Я не стал отвечать на вопрос, кто же я, а крикнул:

– Ты медсестра или нет? Быстро проверяй, все ли живы.

Она очнулась и бросилась к пострадавшим. Я же занялся мародерством. Аккуратно, чтобы Зина не видела. Она смотрит одного, я шарю другого. Забирал только деньги и оружие – ножи и кастеты. У всех были солидные кожаные портмоне, я их протирал от пальцев и вкладывал обратно в карманы.

– Все живы, просто без сознания, – облегченно сказала Зина, – даже крови нет. Так кто ты все-таки? – спросила уже спокойней.

– Не помню! Тело вот вспомнило, как те тренировки во дворе, а голова – нет. Не хочется думать, что был убийцей. Нет, это решительно невозможно!

– Слушай… – задумчиво протянула она, садясь на траву. Похоже, Зина очень хотела мне верить. – Я слышала, что бывают такие амнезии, когда человек хочет что-то забыть и забывает, а стресс ему только помогает в этом. Тебя отравили, и ты подсознательно воспользовался этой причиной. Значит, ты давно хотел забыть что-то неприятное, тягостное для тебя. Может, захотел завязать, и отравление тебе в этом помогло. Точно! – Для уверенности девушка хлопнула ладонями по земле. – Совершенно точно, я чувствую! – воскликнула, подтягиваясь на руках. Лицо ее засияло. Но глянуть на меня все равно опасалась.

Мы все обманываться рады! Она совершенно упустила, что я мог хотеть забыть убийство родного отца, или изнасилование собственной матери, или… да мало ли мерзкого творят маньяки!

– Не знаю, Зина, – тоскливо произнес я, с сожалением пожимая плечами.

Сама, Зиночка, сама убеждайся…

– Да ты сам подумай: они все живы и даже не покалечены. Кроме этого, – показала на распухшую кисть главаря. – Перелом обеих костей предплечья, но так ему и надо. А ты мог бы их всех убить, я видела. Голыми руками мог, но сдерживался.

– И что это значит? – спросил я, не скрывая надежды, всем своим видом показывая заинтересованность, причем именно в положительном ответе.

– А то, что я снова права! Ты не хочешь убивать! – заключила абсолютно убежденно, гордая победой. Будто Берлин только что взяла.

Радостно вскочила, подпрыгнув, как пятилетняя девочка, и наконец-то повернулась ко мне. От торжественного выражения лица, лучащегося счастьем, мне стало неудобно. И немного стыдно. Даже не немного: совесть куснула-таки. Я попытался ее остудить:

– Ты же говорила, что в психологии ни бельмеса?

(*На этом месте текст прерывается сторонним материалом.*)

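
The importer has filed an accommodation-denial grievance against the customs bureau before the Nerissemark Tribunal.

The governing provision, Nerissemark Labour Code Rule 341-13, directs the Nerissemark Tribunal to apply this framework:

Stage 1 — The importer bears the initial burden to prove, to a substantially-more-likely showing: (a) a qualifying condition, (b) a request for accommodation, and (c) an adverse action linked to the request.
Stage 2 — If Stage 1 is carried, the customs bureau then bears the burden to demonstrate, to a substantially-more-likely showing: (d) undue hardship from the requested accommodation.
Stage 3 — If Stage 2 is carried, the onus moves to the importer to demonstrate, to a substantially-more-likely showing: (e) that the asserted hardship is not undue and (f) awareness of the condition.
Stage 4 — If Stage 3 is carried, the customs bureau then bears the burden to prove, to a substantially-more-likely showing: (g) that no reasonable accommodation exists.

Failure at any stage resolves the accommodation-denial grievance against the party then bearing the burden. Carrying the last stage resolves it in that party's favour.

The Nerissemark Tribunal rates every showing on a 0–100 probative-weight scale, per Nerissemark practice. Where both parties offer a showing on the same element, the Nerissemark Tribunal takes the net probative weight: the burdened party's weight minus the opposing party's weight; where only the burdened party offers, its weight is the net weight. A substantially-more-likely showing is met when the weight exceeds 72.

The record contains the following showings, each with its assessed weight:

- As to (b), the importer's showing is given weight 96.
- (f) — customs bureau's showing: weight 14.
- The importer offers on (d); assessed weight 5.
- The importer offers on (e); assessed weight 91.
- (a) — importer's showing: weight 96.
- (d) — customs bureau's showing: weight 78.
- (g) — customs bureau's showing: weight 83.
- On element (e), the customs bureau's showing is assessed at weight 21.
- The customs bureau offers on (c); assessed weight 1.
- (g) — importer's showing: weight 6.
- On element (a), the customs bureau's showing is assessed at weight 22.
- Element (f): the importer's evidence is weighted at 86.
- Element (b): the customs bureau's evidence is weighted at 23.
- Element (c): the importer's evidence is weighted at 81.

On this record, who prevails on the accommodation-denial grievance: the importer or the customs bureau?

customs bureau

Stage 1 (importer, a substantially-more-likely showing, weight exceeds 72): (a) net 96−22=74 > 72 — meets; (b) net 96−23=73 > 72 — meets; (c) net 81−1=80 > 72 — meets.
  The importer carries Stage 1; the customs bureau now bears the burden.
Stage 2 (customs bureau, a substantially-more-likely showing, weight exceeds 72): (d) net 78−5=73 > 72 — meets.
  The customs bureau carries Stage 2; the importer now bears the burden.
Stage 3 (importer, a substantially-more-likely showing, weight exceeds 72): (e) net 91−21=70 ≤ 72 — fails; (f) net 86−14=72 ≤ 72 — fails.
  Stage 3 not carried; the importer fails its burden.
The customs bureau prevails.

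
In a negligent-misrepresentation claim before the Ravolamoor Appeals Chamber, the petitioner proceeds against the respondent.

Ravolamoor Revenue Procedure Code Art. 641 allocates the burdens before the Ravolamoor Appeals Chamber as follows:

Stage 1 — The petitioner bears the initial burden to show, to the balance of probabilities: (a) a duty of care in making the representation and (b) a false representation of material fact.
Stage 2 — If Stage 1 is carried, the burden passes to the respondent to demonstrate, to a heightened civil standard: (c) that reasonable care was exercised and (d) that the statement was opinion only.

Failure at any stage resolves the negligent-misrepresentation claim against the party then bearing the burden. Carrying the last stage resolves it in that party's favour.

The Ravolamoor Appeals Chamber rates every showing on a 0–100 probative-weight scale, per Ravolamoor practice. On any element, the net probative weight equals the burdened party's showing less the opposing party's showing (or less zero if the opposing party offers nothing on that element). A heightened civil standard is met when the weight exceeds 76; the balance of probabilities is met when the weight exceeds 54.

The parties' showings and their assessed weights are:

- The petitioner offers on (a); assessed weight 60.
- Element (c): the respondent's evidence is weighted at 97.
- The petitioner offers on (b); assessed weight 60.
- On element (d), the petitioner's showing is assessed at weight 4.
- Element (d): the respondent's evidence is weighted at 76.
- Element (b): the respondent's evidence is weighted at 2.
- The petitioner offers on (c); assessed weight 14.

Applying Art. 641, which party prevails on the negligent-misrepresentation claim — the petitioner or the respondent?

petitioner

At Stage 1 the petitioner must meet the balance of probabilities (weight exceeds 54): on (a) the weight is 60, which does exceed 54, so (a) meets the standard; on (b) the weight is 60 less the opposing 2 gives net 58, > 54, so (b) meets the standard.
  Stage 1 carried; the burden shifts to the respondent.
At Stage 2 the respondent must meet a heightened civil standard (weight exceeds 76): on (c) the weight is 97 less the opposing 14 gives net 83, which does exceed 76, so (c) meets the standard; on (d) the weight is 76 less the opposing 4 gives net 72, which does not exceed 76, so (d) does not meet the standard.
  Stage 2 not carried; the respondent fails its burden.
The analysis ends at Stage 2; the petitioner prevails.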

– Можно подумать, ты про такое не слышал! Все сходится: у тебя сохранились знания и навыки, ты лишь не помнишь исключительно свою жизнь. Я права?

– В общих чертах – да. Ладно, хватит психоанализа, пора убираться отсюда. Я прав? – передразнил Зину.

– Точно! Пойдем быстрее, рассчитаемся в кафе и уедем.

– Они милицию случайно не вызвали? – спросил я уже на ходу.

– Туда позвонят в самую последнюю очередь.

– Почему?

– Расскажу в машине.

Кафе принадлежало отцу Толяна, «авторитету» Седому, в миру Седулину Виктору Леонидовичу, председателю законодательного собрания района. Он полностью седой, не такой, как я, так что прозвище не только благодаря фамилии. Кафе и ночной клуб – не основной его бизнес.

Вторая группировка, «сельские», или попросту «деревня», возглавлялась натуральным вором в законе Семой Паровозиком. Хотя больше современным, чем истинным, у которых ни кола ни двора за душой не должно иметься; «наш» Паровоз давно семьей и хозяйством обзавелся. Славик, ее бывший, являлся бригадиром одной из бригад «сельских». Собственно, поэтому Зина и знала криминальную подноготную. Отношения между «седовскими» и «сельскими» были мирно-натянуто-конкурентными. На мой резонный вопрос, откуда в таком задрипанном, не в обиду будет сказано, городке столько организованной преступности, последовал резонный ответ: «Так на золоте живут и на лесе, да зоны рядом, многие выходят и здесь оседают».